OK… you’ve heard me say it before. “I’ve never heard people complain about guard rails on the busy freeway or the mountain road. They do complain about speed-bumps…but not guard rails.” (Oops! I’ve said it again.)
Other colloquialisms also apply: “Don't shut the barn gate after the horse is gone.” “Too little, too late.” “Woulda, coulda, shoulda…”
The theme of this little conversation is protection. You don’t buy car insurance after the accident–you need the coverage in place before the event.
In the years of traversing this wonderful district, I cannot tell you how many times I’ve been a part of the conversation in a local church where some good financial policies are being implemented (a cash handling policy, implementing double-signature checks, or bank reconciliation procedures, etc.) and dear Brother Jones who has faithfully served the Lord’s church for long years asks, “Why do we have to change these things? Don’t you trust me any more?”
The correct answer to that question is that it's not about "trust;" it's about "protection." (“Brother Jones, these policies are not because we don’t trust you, but because we love you and want to protect you and the church from any false accusations.”)
And so…at every Ordination interview, we ask such questions as, “Who speaks into your life?” “Does your spouse have access to your email and internet traffic patterns?” “What protective measures do you follow in ministry regarding contact with ministry team members of the opposite sex?”
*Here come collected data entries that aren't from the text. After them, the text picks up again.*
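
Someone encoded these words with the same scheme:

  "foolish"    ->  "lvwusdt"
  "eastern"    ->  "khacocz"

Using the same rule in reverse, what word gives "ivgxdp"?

coyote

In foolish: f→l is +6, o→v is +7, o→w is +8, l→u is +9 — the shift increases by 1 each position. The shift increases by 1 at each position, starting from +6: 6, 7, 8, ….
Undoing it on ivgxdp: i−6=c, v−7=o, g−8=y, x−9=o, d−10=t, p−11=e.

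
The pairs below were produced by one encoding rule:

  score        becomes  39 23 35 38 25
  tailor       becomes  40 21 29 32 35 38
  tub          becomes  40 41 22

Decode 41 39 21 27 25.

Letters become their 1-based position plus 20 (so a→21, b→22, …).
Reversing it on 41 39 21 27 25: 41→(41−20)÷1=21=u, 39→(39−20)÷1=19=s, 21→(21−20)÷1=1=a, 27→(27−20)÷1=7=g, 25→(25−20)÷1=5=e.

usage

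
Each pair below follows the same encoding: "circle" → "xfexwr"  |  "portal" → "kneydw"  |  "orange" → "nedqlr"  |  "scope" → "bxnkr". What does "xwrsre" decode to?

clever

c(2)→x(23) and i(8)→f(5) fit y≡23x+3 (mod 26); the inverse of 23 mod 26 is 17. Treating letters as 0–25, the rule is x ↦ 23x + 3 (mod 26).
Undoing it on xwrsre: x(23)→17·(23−3)≡2=c; w(22)→17·(22−3)≡11=l; r(17)→17·(17−3)≡4=e; s(18)→17·(18−3)≡21=v; r(17)→17·(17−3)≡4=e; e(4)→17·(4−3)≡17=r (all mod 26).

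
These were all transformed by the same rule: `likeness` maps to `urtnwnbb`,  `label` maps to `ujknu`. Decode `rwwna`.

inner

Compare letters: l→u is +9, i→r is +9, k→t is +9 — a constant shift. It's a constant shift of +9 (ROT9).
Reversing it on rwwna: r−9=i, w−9=n, w−9=n, n−9=e, a−9=r.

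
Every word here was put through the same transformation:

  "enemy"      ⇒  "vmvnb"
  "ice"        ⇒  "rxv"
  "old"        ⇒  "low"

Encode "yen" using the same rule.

Letters are reflected about the middle of the alphabet (position → 25−position): Atbash.
Applying it to yen: y↔b, e↔v, n↔m.

bvm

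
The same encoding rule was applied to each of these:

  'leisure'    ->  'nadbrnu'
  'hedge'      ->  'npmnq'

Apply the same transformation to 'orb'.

kax

The output letters match the input read backwards, each shifted +9: leisure reversed is erusiel. Read the word backwards and shift each letter +9.
Applying it to orb: reverse → bro; then shift: b+9=k, r+9=a, o+9=x.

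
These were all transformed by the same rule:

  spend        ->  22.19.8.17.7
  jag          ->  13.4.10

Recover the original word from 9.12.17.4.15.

final

s is letter #19 and maps to 22: an offset of 3. Each letter is replaced by its alphabet position (a=1..z=26) + 3.
Reversing it on 9.12.17.4.15: 9→(9−3)÷1=6=f, 12→(12−3)÷1=9=i, 17→(17−3)÷1=14=n, 4→(4−3)÷1=1=a, 15→(15−3)÷1=12=l.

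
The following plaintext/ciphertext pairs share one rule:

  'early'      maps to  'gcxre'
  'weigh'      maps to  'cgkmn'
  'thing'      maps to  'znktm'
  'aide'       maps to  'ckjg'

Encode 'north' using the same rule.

The shift depends on letter class: consonant r→x is +6, but vowel e→g is +2. Two shifts are in play — +2 for a/e/i/o/u, +6 for every other letter.
For north: n(cons)+6=t, o(vowel)+2=q, r(cons)+6=x, t(cons)+6=z, h(cons)+6=n.

tqxzn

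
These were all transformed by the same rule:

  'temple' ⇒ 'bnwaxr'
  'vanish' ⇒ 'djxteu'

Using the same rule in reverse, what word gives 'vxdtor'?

notice

Letter i (0-indexed) is shifted by i+8, so successive shifts are 8, 9, 10, ….
Decoding vxdtor: v−8=n, x−9=o, d−10=t, t−11=i, o−12=c, r−13=e.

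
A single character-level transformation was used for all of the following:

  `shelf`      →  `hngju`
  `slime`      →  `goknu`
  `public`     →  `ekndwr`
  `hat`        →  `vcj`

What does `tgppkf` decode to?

dinner

Read the word backwards and shift each letter +2.
Undoing it on tgppkf: shift back: t−2=r, g−2=e, p−2=n, p−2=n, k−2=i, f−2=d → rennid; then reverse → dinner.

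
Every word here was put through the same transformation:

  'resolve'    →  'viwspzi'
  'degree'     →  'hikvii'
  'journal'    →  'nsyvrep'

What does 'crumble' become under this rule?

Compare letters: r→v is +4, e→i is +4, s→w is +4 — a constant shift. Each letter is shifted forward by 4 in the alphabet (a Caesar shift of +4).
For crumble: c+4=g, r+4=v, u+4=y, m+4=q, b+4=f, l+4=p, e+4=i.

gvyqfpi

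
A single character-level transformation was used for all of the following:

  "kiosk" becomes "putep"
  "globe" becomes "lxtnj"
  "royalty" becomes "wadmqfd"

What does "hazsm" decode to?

A repeating key of period 2 is used — shifts +5, +12 over and over.
Decoding hazsm: h−5=c, a−12=o, z−5=u, s−12=g, m−5=h.

cough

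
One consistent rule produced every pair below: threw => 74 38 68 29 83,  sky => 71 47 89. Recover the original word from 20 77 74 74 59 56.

t(#20)→74 and h(#8)→38: differences scale by 3, so n = 3·pos + 14. Each letter becomes 3×(its alphabet position, a=1..z=26) + 14.
Undoing it on 20 77 74 74 59 56: 20→(20−14)÷3=2=b, 77→(77−14)÷3=21=u, 74→(74−14)÷3=20=t, 74→(74−14)÷3=20=t, 59→(59−14)÷3=15=o, 56→(56−14)÷3=14=n.

button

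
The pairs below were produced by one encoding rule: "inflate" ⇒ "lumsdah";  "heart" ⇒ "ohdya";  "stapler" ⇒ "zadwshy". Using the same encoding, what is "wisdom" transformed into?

dlzkrt

The shift depends on letter class: consonant n→u is +7, but vowel i→l is +3. Two shifts are in play — +3 for a/e/i/o/u, +7 for every other letter.
On wisdom: w(cons)+7=d, i(vowel)+3=l, s(cons)+7=z, d(cons)+7=k, o(vowel)+3=r, m(cons)+7=t.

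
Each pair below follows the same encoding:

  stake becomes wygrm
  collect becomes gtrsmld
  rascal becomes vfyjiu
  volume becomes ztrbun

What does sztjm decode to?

The shift increases by 1 at each position, starting from +4: 4, 5, 6, ….
Reversing it on sztjm: s−4=o, z−5=u, t−6=n, j−7=c, m−8=e.

ounce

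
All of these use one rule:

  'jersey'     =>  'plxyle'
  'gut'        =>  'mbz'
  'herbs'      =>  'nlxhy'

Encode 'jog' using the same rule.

The shift depends on letter class: consonant j→p is +6, but vowel e→l is +7. The rule splits by letter class: vowels +7, consonants +6.
For jog: j(cons)+6=p, o(vowel)+7=v, g(cons)+6=m.

pvm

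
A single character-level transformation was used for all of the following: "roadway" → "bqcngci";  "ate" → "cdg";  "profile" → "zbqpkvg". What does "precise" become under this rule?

The shift depends on letter class: consonant r→b is +10, but vowel o→q is +2. Vowels shift forward by 2 and consonants shift forward by 10.
For precise: p(cons)+10=z, r(cons)+10=b, e(vowel)+2=g, c(cons)+10=m, i(vowel)+2=k, s(cons)+10=c, e(vowel)+2=g.

zbgmkcg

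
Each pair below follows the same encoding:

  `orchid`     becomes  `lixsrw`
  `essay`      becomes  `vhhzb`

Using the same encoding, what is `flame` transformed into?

uoznv

Each pair mirrors across the alphabet (o↔l, r↔i, c↔x): positions sum to 25. Each letter is replaced by its mirror in the alphabet: a↔z, b↔y, c↔x, and so on (the Atbash cipher).
Applying it to flame: f↔u, l↔o, a↔z, m↔n, e↔v.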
Every year we ask the pastors of HM/DS churches that are under our care and responsibility, “What are the financial policies of the church?” “Who signs the checks?” “Do you screen all volunteer workers with children?” “Who reconciles the bank statement?”
At every District gathering we promote fellowship, contact, and everything that wars against our enemy known as isolation. We have plowed significant resources (and “change currency”) into the new small-group i-Connect groups of IDC… all to encourage fellowship (yes) as well as trusting relationships that move to more willing vulnerability, accountability, and care for one another.
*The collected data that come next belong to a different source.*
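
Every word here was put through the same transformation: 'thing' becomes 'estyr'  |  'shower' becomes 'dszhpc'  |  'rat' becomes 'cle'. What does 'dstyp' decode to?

Each letter is shifted forward by 11 in the alphabet (a Caesar shift of +11).
Reversing it on dstyp: d−11=s, s−11=h, t−11=i, y−11=n, p−11=e.

shine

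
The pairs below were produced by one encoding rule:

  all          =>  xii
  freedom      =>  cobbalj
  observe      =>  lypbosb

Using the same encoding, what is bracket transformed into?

yoxzhbq

Every letter moves 23 places later in the alphabet, wrapping around z→a.
Applying it to bracket: b+23=y, r+23=o, a+23=x, c+23=z, k+23=h, e+23=b, t+23=q.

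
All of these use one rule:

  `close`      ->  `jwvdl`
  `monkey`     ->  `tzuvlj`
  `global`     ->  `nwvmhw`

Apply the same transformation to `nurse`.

Shifts by position in close: pos 0: c→j (+7), pos 1: l→w (+11), pos 2: o→v (+7), pos 3: s→d (+11) — repeating every 2. The shifts repeat in a cycle of length 2: positions 0,1,… shift by +7, +11, then the pattern repeats.
For nurse: n+7=u, u+11=f, r+7=y, s+11=d, e+7=l.

ufydl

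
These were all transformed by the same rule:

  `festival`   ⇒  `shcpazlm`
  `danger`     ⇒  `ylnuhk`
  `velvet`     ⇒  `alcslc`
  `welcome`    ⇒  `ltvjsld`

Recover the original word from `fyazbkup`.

The output letters match the input read backwards, each shifted +7: festival reversed is lavitsef. Read the word backwards and shift each letter +7.
Decoding fyazbkup: shift back: f−7=y, y−7=r, a−7=t, z−7=s, b−7=u, k−7=d, u−7=n, p−7=i → yrtsudni; then reverse → industry.

industry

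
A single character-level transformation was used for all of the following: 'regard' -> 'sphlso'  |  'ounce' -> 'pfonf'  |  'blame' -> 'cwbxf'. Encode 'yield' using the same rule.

ztfwe

Shifts by position in regard: pos 0: r→s (+1), pos 1: e→p (+11), pos 2: g→h (+1), pos 3: a→l (+11) — repeating every 2. It's a Vigenère-style cipher with numeric key [1,11]: position i shifts by key[i mod 2].
For yield: y+1=z, i+11=t, e+1=f, l+11=w, d+1=e.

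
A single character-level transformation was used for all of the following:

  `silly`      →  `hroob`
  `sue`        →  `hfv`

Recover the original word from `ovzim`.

Letters are reflected about the middle of the alphabet (position → 25−position): Atbash.
Reversing it on ovzim: o↔l, v↔e, z↔a, i↔r, m↔n.

learn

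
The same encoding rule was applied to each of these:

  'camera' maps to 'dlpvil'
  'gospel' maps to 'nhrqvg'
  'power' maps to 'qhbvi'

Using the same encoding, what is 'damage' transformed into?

mlplnv

c(2)→d(3) and a(0)→l(11) fit y≡9x+11 (mod 26); the inverse of 9 mod 26 is 3. Treating letters as 0–25, the rule is x ↦ 9x + 11 (mod 26).
On damage: d(3)→9·3+11≡12=m; a(0)→9·0+11≡11=l; m(12)→9·12+11≡15=p; a(0)→9·0+11≡11=l; g(6)→9·6+11≡13=n; e(4)→9·4+11≡21=v (all mod 26).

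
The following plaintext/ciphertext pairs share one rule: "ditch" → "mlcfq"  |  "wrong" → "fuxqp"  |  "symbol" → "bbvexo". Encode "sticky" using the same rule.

The shifts repeat in a cycle of length 2: positions 0,1,… shift by +9, +3, then the pattern repeats.
For sticky: s+9=b, t+3=w, i+9=r, c+3=f, k+9=t, y+3=b.

bwrftb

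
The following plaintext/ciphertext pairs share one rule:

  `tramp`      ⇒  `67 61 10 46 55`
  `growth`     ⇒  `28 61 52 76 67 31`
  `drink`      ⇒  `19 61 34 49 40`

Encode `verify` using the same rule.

73 22 61 34 25 82

t(#20)→67 and r(#18)→61: differences scale by 3, so n = 3·pos + 7. With a=1..z=26, the number is 3·pos + 7.
For verify: v=22→73, e=5→22, r=18→61, i=9→34, f=6→25, y=25→82.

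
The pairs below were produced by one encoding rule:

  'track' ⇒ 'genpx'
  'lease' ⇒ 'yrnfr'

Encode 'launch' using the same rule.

ynhapu

Compare letters: t→g is +13, r→e is +13, a→n is +13 — a constant shift. It's a constant shift of +13 (ROT13).
Applying it to launch: l+13=y, a+13=n, u+13=h, n+13=a, c+13=p, h+13=u.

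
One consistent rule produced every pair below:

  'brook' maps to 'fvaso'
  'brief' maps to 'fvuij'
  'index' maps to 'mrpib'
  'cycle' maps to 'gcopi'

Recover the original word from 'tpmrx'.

Shifts by position in brook: pos 0: b→f (+4), pos 1: r→v (+4), pos 2: o→a (+12), pos 3: o→s (+4), pos 4: k→o (+4) — repeating every 3. A repeating key of period 3 is used — shifts +4, +4, +12 over and over.
Decoding tpmrx: t−4=p, p−4=l, m−12=a, r−4=n, x−4=t.

plant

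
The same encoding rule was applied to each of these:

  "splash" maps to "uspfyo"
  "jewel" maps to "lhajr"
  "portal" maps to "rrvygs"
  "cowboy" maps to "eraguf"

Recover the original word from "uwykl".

stuff

In splash: s→u is +2, p→s is +3, l→p is +4, a→f is +5 — the shift increases by 1 each position. The shift increases by 1 at each position, starting from +2: 2, 3, 4, ….
Decoding uwykl: u−2=s, w−3=t, y−4=u, k−5=f, l−6=f.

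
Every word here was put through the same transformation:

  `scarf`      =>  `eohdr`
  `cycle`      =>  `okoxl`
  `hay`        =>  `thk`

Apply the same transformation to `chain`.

Vowels shift forward by 7 and consonants shift forward by 12.
On chain: c(cons)+12=o, h(cons)+12=t, a(vowel)+7=h, i(vowel)+7=p, n(cons)+12=z.

othpz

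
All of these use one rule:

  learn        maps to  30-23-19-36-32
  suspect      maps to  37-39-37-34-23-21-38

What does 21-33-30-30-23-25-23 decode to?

college

l is letter #12 and maps to 30: an offset of 18. Letters become their 1-based position plus 18 (so a→19, b→20, …).
Undoing it on 21-33-30-30-23-25-23: 21→(21−18)÷1=3=c, 33→(33−18)÷1=15=o, 30→(30−18)÷1=12=l, 30→(30−18)÷1=12=l, 23→(23−18)÷1=5=e, 25→(25−18)÷1=7=g, 23→(23−18)÷1=5=e.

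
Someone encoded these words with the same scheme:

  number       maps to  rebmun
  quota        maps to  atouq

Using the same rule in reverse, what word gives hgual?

The output letters match the input read backwards: number reversed is rebmun. It's just the letters in reverse order.
Undoing it on hgual: then reverse → laugh.

laugh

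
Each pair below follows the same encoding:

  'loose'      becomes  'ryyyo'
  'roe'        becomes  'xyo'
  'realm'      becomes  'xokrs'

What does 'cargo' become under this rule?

ikxmy

The shift depends on letter class: consonant l→r is +6, but vowel o→y is +10. Vowels shift forward by 10 and consonants shift forward by 6.
On cargo: c(cons)+6=i, a(vowel)+10=k, r(cons)+6=x, g(cons)+6=m, o(vowel)+10=y.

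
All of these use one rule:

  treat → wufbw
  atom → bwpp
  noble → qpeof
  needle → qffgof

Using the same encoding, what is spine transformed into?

The shift depends on letter class: consonant t→w is +3, but vowel e→f is +1. Two shifts are in play — +1 for a/e/i/o/u, +3 for every other letter.
On spine: s(cons)+3=v, p(cons)+3=s, i(vowel)+1=j, n(cons)+3=q, e(vowel)+1=f.

vsjqf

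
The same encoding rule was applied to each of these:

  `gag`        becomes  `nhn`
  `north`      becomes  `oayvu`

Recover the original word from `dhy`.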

We ask the questions. We make the resources available. We appear to be “selling a service” or “promoting a District plan.” We are really advocating protection. We keep asking the questions…
…and still we have “shipwrecks” along the pathway. Every year. In places we wouldn’t suspect.
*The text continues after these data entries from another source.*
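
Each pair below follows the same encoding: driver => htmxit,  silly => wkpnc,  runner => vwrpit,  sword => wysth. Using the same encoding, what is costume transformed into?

A repeating key of period 2 is used — shifts +4, +2 over and over.
For costume: c+4=g, o+2=q, s+4=w, t+2=v, u+4=y, m+2=o, e+4=i.

gqwvyoi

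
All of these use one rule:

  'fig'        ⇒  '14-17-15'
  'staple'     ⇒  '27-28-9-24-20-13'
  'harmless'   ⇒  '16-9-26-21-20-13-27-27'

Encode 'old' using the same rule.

23-20-12

f is letter #6 and maps to 14: an offset of 8. The number is (letter's place in the alphabet, a=1) + 8.
For old: o=15→23, l=12→20, d=4→12.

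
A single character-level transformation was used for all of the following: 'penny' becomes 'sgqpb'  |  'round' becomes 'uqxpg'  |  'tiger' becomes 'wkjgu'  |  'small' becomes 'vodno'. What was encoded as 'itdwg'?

fraud

Shifts by position in penny: pos 0: p→s (+3), pos 1: e→g (+2), pos 2: n→q (+3), pos 3: n→p (+2) — repeating every 2. It's a Vigenère-style cipher with numeric key [3,2]: position i shifts by key[i mod 2].
Decoding itdwg: i−3=f, t−2=r, d−3=a, w−2=u, g−3=d.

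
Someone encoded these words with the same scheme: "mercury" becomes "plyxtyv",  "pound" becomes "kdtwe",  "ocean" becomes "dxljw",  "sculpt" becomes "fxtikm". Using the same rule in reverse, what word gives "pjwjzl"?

manage

m(12)→p(15) and e(4)→l(11) fit y≡7x+9 (mod 26); the inverse of 7 mod 26 is 15. Each letter's alphabet position (a=0..z=25) is mapped through 7·x+9 mod 26 — an affine cipher.
Reversing it on pjwjzl: p(15)→15·(15−9)≡12=m; j(9)→15·(9−9)≡0=a; w(22)→15·(22−9)≡13=n; j(9)→15·(9−9)≡0=a; z(25)→15·(25−9)≡6=g; l(11)→15·(11−9)≡4=e (all mod 26).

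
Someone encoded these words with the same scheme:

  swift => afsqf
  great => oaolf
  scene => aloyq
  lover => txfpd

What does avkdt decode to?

smash

In swift: s→a is +8, w→f is +9, i→s is +10, f→q is +11 — the shift increases by 1 each position. The shift increases by 1 at each position, starting from +8: 8, 9, 10, ….
Undoing it on avkdt: a−8=s, v−9=m, k−10=a, d−11=s, t−12=h.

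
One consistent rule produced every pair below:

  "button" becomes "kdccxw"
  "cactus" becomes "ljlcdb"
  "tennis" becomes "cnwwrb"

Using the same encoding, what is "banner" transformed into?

Compare letters: b→k is +9, u→d is +9, t→c is +9 — a constant shift. Each letter is shifted forward by 9 in the alphabet (a Caesar shift of +9).
Applying it to banner: b+9=k, a+9=j, n+9=w, n+9=w, e+9=n, r+9=a.

kjwwna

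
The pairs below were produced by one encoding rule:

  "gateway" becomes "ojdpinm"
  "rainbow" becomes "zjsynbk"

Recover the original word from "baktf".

In gateway: g→o is +8, a→j is +9, t→d is +10, e→p is +11 — the shift increases by 1 each position. The shift increases by 1 at each position, starting from +8: 8, 9, 10, ….
Reversing it on baktf: b−8=t, a−9=r, k−10=a, t−11=i, f−12=t.

trait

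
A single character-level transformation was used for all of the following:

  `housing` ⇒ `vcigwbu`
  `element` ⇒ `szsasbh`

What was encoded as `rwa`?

dim

Compare letters: h→v is +14, o→c is +14, u→i is +14 — a constant shift. Every letter moves 14 places later in the alphabet, wrapping around z→a.
Decoding rwa: r−14=d, w−14=i, a−14=m.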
I speak regularly with our former District leaders. Our two oldest living Superintendents still call me regularly and pray with me over the phone. It is strengthening to me.
Last week, one brother recalled…"I remember going home after a meeting that dealt with failure in a life…and sitting in the basement with all the lights off. All I could do was cry. My weeping was inconsolable at that moment. I could only grasp the thought, ‘It should not have happened.’”
Proverbs 4:23 says, “Above all else, guard your heart, for it is the wellspring of life.”
I will not apologize for selling a little protection.